Spuren führen auch in die SchweizSkandal-Prinz Andrew soll Millionen aus Familienvermögen nie zurückgezahlt haben
Sven Ziegler
12.2.2026
Prinz Andrew lebte in diesem Chalet in Verbier VS.
AFP / Keystone / Bildmontage blue News
Ex-Prinz Andrew soll laut einem Bericht der britischen «Sun» rund 12 Millionen Pfund aus dem Vermögen seiner Familie erhalten haben, um 2022 den Vergleich mit Virginia Giuffre zu finanzieren. Eine Rückzahlung sei bislang nicht erfolgt.
Neue Vorwürfe gegen Prinz Andrew sorgen in Grossbritannien für Schlagzeilen. Wie die Boulevardzeitung «The Sun» berichtet, soll der Sohn von Queen Elizabeth II. rund 12 Millionen Pfund aus dem Familienvermögen erhalten haben, um 2022 einen aussergerichtlichen Vergleich mit seiner Anklägerin Virginia Giuffre zu finanzieren.
Dem Bericht zufolge habe die verstorbene Königin etwa 7 Millionen Pfund beigesteuert, weitere Mittel sollen aus dem Nachlass von Prinz Philip sowie vom damaligen Prinzen Charles – heute König Charles III. – gekommen sein. Eine Quelle wird mit der Aussage zitiert, Andrew habe «keinen Penny» zurückgezahlt.
Vergleich verhinderte US-Prozess
Der Vergleich mit Virginia Giuffre wurde im März 2022 geschlossen. Giuffre hatte Andrew vorgeworfen, sie als Minderjährige mehrfach sexuell missbraucht zu haben. Der Prinz bestritt die Anschuldigungen stets. Mit dem Vergleich wurde ein Zivilverfahren in den USA beendet; Andrew musste sich dadurch nicht vor Gericht äussern.
Giuffre hatte angegeben, sie sei vom verurteilten Sexualstraftäter Jeffrey Epstein und dessen Vertrauter Ghislaine Maxwell an Andrew vermittelt worden. Ein bekanntes Foto zeigt Andrew mit dem Arm um die damals 17-jährige Giuffre; im Hintergrund steht Maxwell, die inzwischen eine langjährige Haftstrafe verbüsst.
Chalet-Verkauf brachte offenbar keinen Ertrag
Laut «The Sun» soll Andrew ursprünglich geplant haben, den Verkauf seines Chalets in Verbier VS zu nutzen, um die Summe zurückzuzahlen.
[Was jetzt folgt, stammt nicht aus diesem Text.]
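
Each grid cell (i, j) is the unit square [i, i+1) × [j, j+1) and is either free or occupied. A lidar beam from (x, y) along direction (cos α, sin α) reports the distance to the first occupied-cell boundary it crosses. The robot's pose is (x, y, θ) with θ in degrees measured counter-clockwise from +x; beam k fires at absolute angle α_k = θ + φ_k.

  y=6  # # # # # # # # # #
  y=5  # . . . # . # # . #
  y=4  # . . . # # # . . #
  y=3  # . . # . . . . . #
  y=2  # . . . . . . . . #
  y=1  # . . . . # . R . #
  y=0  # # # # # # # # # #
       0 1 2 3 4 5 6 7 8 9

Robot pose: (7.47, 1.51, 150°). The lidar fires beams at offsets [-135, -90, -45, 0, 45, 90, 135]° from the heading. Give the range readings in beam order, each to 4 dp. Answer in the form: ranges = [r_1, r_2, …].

beam 1: φ=-135°, α=15°
  dir = (cos 15°, sin 15°) = (0.9659, 0.2588); from cell (7,1)
  next x-line at t=0.5487, next y-line at t=1.8932; Δt_x=1.0353, Δt_y=3.8637
    x: enter (8,1) at t=0.5487
    x: enter (9,1) at t=1.5840 ← occupied
  → r_1 = 1.5840
beam 2: φ=-90°, α=60°
  dir = (cos 60°, sin 60°) = (0.5000, 0.8660); from cell (7,1)
  next x-line at t=1.0600, next y-line at t=0.5658; Δt_x=2.0000, Δt_y=1.1547
    y: enter (7,2) at t=0.5658
    x: enter (8,2) at t=1.0600
    y: enter (8,3) at t=1.7205
    y: enter (8,4) at t=2.8752
    x: enter (9,4) at t=3.0600 ← occupied
  → r_2 = 3.0600
beam 3: φ=-45°, α=105°
  dir = (cos 105°, sin 105°) = (-0.2588, 0.9659); from cell (7,1)
  next x-line at t=1.8159, next y-line at t=0.5073; Δt_x=3.8637, Δt_y=1.0353
    y: enter (7,2) at t=0.5073
    y: enter (7,3) at t=1.5426
    x: enter (6,3) at t=1.8159
    y: enter (6,4) at t=2.5778 ← occupied
  → r_3 = 2.5778
beam 4: φ=0°, α=150°
  dir = (cos 150°, sin 150°) = (-0.8660, 0.5000); from cell (7,1)
  next x-line at t=0.5427, next y-line at t=0.9800; Δt_x=1.1547, Δt_y=2.0000
    x: enter (6,1) at t=0.5427
    y: enter (6,2) at t=0.9800
    x: enter (5,2) at t=1.6974
    x: enter (4,2) at t=2.8521
    y: enter (4,3) at t=2.9800
    x: enter (3,3) at t=4.0068 ← occupied
  → r_4 = 4.0068
beam 5: φ=45°, α=195°
  dir = (cos 195°, sin 195°) = (-0.9659, -0.2588); from cell (7,1)
  next x-line at t=0.4866, next y-line at t=1.9705; Δt_x=1.0353, Δt_y=3.8637
    x: enter (6,1) at t=0.4866
    x: enter (5,1) at t=1.5219 ← occupied
  → r_5 = 1.5219
beam 6: φ=90°, α=240°
  dir = (cos 240°, sin 240°) = (-0.5000, -0.8660); from cell (7,1)
  next x-line at t=0.9400, next y-line at t=0.5889; Δt_x=2.0000, Δt_y=1.1547
    y: enter (7,0) at t=0.5889 ← occupied
  → r_6 = 0.5889
beam 7: φ=135°, α=285°
  dir = (cos 285°, sin 285°) = (0.2588, -0.9659); from cell (7,1)
  next x-line at t=2.0478, next y-line at t=0.5280; Δt_x=3.8637, Δt_y=1.0353
    y: enter (7,0) at t=0.5280 ← occupied
  → r_7 = 0.5280

ranges = [1.5840, 3.0600, 2.5778, 4.0068, 1.5219, 0.5889, 0.5280]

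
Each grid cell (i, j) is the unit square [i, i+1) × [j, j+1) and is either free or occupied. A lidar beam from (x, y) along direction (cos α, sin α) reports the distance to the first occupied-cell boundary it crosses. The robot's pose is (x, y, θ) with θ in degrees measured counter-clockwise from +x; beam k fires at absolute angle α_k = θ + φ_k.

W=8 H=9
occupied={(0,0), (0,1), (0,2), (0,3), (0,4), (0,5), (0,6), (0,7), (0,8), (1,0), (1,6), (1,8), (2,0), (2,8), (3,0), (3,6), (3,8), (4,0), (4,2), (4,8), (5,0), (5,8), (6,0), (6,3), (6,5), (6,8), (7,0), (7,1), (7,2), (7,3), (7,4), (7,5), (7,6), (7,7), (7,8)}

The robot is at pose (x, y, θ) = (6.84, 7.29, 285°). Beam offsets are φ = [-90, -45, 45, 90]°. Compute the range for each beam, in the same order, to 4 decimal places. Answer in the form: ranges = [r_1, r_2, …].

ranges = [2.9402, 1.4896, 0.1848, 0.1656]

beam 1: φ=-90°, α=195°
  dir = (cos 195°, sin 195°) = (-0.9659, -0.2588); from cell (6,7)
  next x-line at t=0.8696, next y-line at t=1.1205; Δt_x=1.0353, Δt_y=3.8637
    x: enter (5,7) at t=0.8696
    y: enter (5,6) at t=1.1205
    x: enter (4,6) at t=1.9049
    x: enter (3,6) at t=2.9402 ← occupied
  → r_1 = 2.9402
beam 2: φ=-45°, α=240°
  dir = (cos 240°, sin 240°) = (-0.5000, -0.8660); from cell (6,7)
  next x-line at t=1.6800, next y-line at t=0.3349; Δt_x=2.0000, Δt_y=1.1547
    y: enter (6,6) at t=0.3349
    y: enter (6,5) at t=1.4896 ← occupied
  → r_2 = 1.4896
beam 3: φ=45°, α=330°
  dir = (cos 330°, sin 330°) = (0.8660, -0.5000); from cell (6,7)
  next x-line at t=0.1848, next y-line at t=0.5800; Δt_x=1.1547, Δt_y=2.0000
    x: enter (7,7) at t=0.1848 ← occupied
  → r_3 = 0.1848
beam 4: φ=90°, α=15°
  dir = (cos 15°, sin 15°) = (0.9659, 0.2588); from cell (6,7)
  next x-line at t=0.1656, next y-line at t=2.7432; Δt_x=1.0353, Δt_y=3.8637
    x: enter (7,7) at t=0.1656 ← occupied
  → r_4 = 0.1656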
Die Immobilie sei jedoch stark belastet gewesen, sodass aus dem Verkauf kaum oder kein Gewinn resultiert habe.
Prinz Andrew verkaufte sein Chalet in Verbier VS.
AFP
Der Buckingham Palace wollte die neuen Behauptungen nicht kommentieren. Auch aus dem Umfeld von Andrew gab es zunächst keine öffentliche Reaktion.
Für Prinz Andrew hatte der Skandal bereits weitreichende Konsequenzen: Er legte öffentliche Ämter nieder und verlor militärische Ehren und Schirmherrschaften. Seine Rolle innerhalb der königlichen Familie gilt seither als stark eingeschränkt.